In this poem the following adjectives are observed:
- «Whose» and «whose»: relative adjectives.
- «Esa»: demonstrative adjective.
- «Last»: cardinal numeral adjective (expresses position).
- «You», «your», «my» and «my»: possessive adjectives.
- «Other» and «some»: undefined adjectives.
Example 4
“Heraclitus walks in the afternoon
From Ephesus. The afternoon has left him,
Without his will deciding it,
On the bank of a silent river
Whose destiny and whose name he does not know.
There is a stone Janus and some poplars
He looks in the fugitive mirror
And discovers and works the sentence
That the generations of men
Will not let fall. His voice declares:
No low two times the water
from the same river. It stops. Feel
With the astonishment of a sacred horror
That he too is a river and a drain.
Want to get thattomorrow
And his night and the day before. Can not…"
(Fragment of the poem Heraclitus by Jorge Luis Borges)
In this excerpt from the poem Heraclitus the following adjectives are appreciated:
- «Su»: possessive adjective.
- «Cuyo»: relative adjective.
- «Two»: cardinal numeral adjective.
- «Same»: indefinite adjective.
- «Esa»: demonstrative adjective.
Examples 5
“Looking at the river made of time and water
and remembering that time is another river,
knowing that we lose ourselves like the river
and that faces pass like water. To
feel that waking is another dream
that dreams of not dreaming and that the death
he fears our flesh is the death
of every night is called sleep.
To see in the day or in the year a symbol
of the days of man and his years,
turn the outrage of the years
into a music, a rumor and a symbol…
Sometimes in the afternoons a face
looks at us from the bottom of a mirror;
art must be like that mirror
that reveals our own face to us.
They say that Odysseus, fed up with prodigies,
wept with love when he saw his
humble green Ithaca. Art is that Ithaca
of green eternity, not of prodigies.
It is also like the endless river
that passes and remains and is a crystal of the same
inconstant Heraclitus, who is the same
and is another, like the endless river ”.

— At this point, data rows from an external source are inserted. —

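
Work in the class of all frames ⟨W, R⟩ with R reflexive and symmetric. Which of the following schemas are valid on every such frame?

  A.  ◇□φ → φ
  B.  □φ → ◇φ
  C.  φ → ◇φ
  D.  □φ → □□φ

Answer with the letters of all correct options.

A, B, C

Reflexive relations are serial.
(A) ◇□φ → φ is the dual of axiom B; it is valid on a frame exactly when R is symmetric. Every such R is symmetric, so valid.
(B) axiom D: valid iff R is serial. Every such R is serial — valid.
(C) φ → ◇φ (the dual of axiom T) characterises the reflexive frames. Every such R is reflexive — valid.
(D) □φ → □□φ is axiom 4, which corresponds to transitivity. Such an R need not be transitive — not valid.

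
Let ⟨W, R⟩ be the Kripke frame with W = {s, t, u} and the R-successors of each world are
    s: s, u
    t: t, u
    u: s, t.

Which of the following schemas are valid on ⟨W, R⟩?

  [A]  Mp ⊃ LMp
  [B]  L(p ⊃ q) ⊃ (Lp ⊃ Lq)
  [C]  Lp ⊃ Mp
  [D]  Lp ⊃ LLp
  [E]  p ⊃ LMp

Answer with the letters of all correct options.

B, C, E

R is symmetric: every R-edge is matched by its reverse.
R is not transitive: s R u and u R t but not s R t.
R is not euclidean: u R s and u R t but not s R t.
R is serial: every world has an R-successor.
(A) axiom 5: valid iff R is euclidean. R is not euclidean — not valid.
(B) this is just K, valid on every normal frame.
(C) Lp ⊃ Mp (axiom D) characterises the serial frames. R is serial — valid.
(D) Lp ⊃ LLp (axiom 4) characterises the transitive frames. R is not transitive — not valid.
(E) p ⊃ LMp is axiom B; it is valid on a frame exactly when R is symmetric. R is symmetric, so valid.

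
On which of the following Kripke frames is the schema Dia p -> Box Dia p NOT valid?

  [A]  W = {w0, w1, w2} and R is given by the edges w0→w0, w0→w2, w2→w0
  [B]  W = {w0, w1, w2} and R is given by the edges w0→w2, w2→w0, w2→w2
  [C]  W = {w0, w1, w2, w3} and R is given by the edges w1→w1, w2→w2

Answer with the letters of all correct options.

The schema Dia p -> Box Dia p is axiom 5; it is valid on a frame iff R is euclidean.
(A) R is not euclidean (w0 R w2 and w0 R w2 but not w2 R w2), so the schema fails here.
(B) R is not euclidean (w2 R w0 and w2 R w0 but not w0 R w0), so the schema fails here.
(C) R is euclidean (any two R-successors of the same world are R-related), so the schema is valid here.

A, B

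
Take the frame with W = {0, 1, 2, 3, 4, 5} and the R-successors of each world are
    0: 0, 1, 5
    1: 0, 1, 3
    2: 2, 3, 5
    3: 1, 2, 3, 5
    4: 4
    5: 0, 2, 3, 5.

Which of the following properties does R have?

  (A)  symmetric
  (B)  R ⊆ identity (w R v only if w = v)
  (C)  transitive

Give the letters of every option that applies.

(A) symmetric: every R-edge is matched by its reverse.
(B) not ⊆ identity: 0 R 1 with 0 ≠ 1.
(C) not transitive: 0 R 1 and 1 R 3 but not 0 R 3.

A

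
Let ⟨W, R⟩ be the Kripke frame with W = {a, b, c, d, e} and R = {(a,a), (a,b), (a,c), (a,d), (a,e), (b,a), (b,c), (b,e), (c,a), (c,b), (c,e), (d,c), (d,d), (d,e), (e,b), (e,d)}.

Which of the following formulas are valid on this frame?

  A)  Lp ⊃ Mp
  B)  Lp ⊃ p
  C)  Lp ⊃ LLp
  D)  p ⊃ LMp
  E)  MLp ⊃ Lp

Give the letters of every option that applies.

A

R is not reflexive: not b R b.
R is not symmetric: a R d but not d R a.
R is not transitive: b R a and a R b but not b R b.
R is not euclidean: a R b and a R d but not b R d.
R is serial: every world has an R-successor.
(A) Lp ⊃ Mp is axiom D; it is valid on a frame exactly when R is serial. R is serial, so valid.
(B) Lp ⊃ p is axiom T; it is valid on a frame exactly when R is reflexive. R is not reflexive, so not valid.
(C) Lp ⊃ LLp (axiom 4) characterises the transitive frames. R is not transitive — not valid.
(D) p ⊃ LMp (axiom B) characterises the symmetric frames. R is not symmetric — not valid.
(E) the dual of axiom 5: valid iff R is euclidean. R is not euclidean — not valid.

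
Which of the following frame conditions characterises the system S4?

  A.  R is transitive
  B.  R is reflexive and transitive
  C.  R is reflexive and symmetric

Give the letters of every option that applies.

B

(A) this class determines K4, not S4.
(B) S4 is sound and complete for exactly this class.
(C) this class determines B (= KTB), not S4.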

(Fragments of the poem Look at the river made of time and water… by Jorge Luis Borges)
The indefinite adjectives "same" and "other" are functioning as pronouns. They replace the phrases "Heraclitus himself" and "another Heraclitus," respectively.
As for the determinative adjectives of this poem, there are:
- "Other" and "same": undefined adjectives.
- "Our", "their" and "their": possessive adjectives.
- "That" and "that": demonstrative adjectives.
- "Every". distributive numeral adjective.
References
- Pan-Hispanic Dictionary of Doubts. Royal Spanish Academy. (2005). Linguistic terms. Retrieved on February 16, 2018, from rae.es.
- García García, S., Meilán García, AJ and Martínez, H. (2004). Build well in Spanish: the form of words. Oviedo: Ediuno.
- Martínez, H. (2005). Build well in Spanish: syntactic correction. Oviedo: Ediuno..
- Luna Traill, E.; Vigueras Avila, A and Baez Pinal, GE (2005). Basic dictionary of linguistics. Mexico DF: UNAM.
- Marín, E. (1999). Spanish grammar. Mexico DF: Editorial Progreso.
- García-Macho, ML; García-Page Sánchez, M.; Gómez Manzano, P and Cuesta Martínez, P. (2017). Basic knowledge of the Spanish Language. Madrid: Editorial Universitaria Ramon Areces.
- Rodríguez Guzmán, JP (2005). Graphic grammar to the juampedrino mode. Barcelona: Carena Editions.
- Maneiro Vidal, M. (2008). Practical grammar of current Spanish. North Carolina: Lulu.com.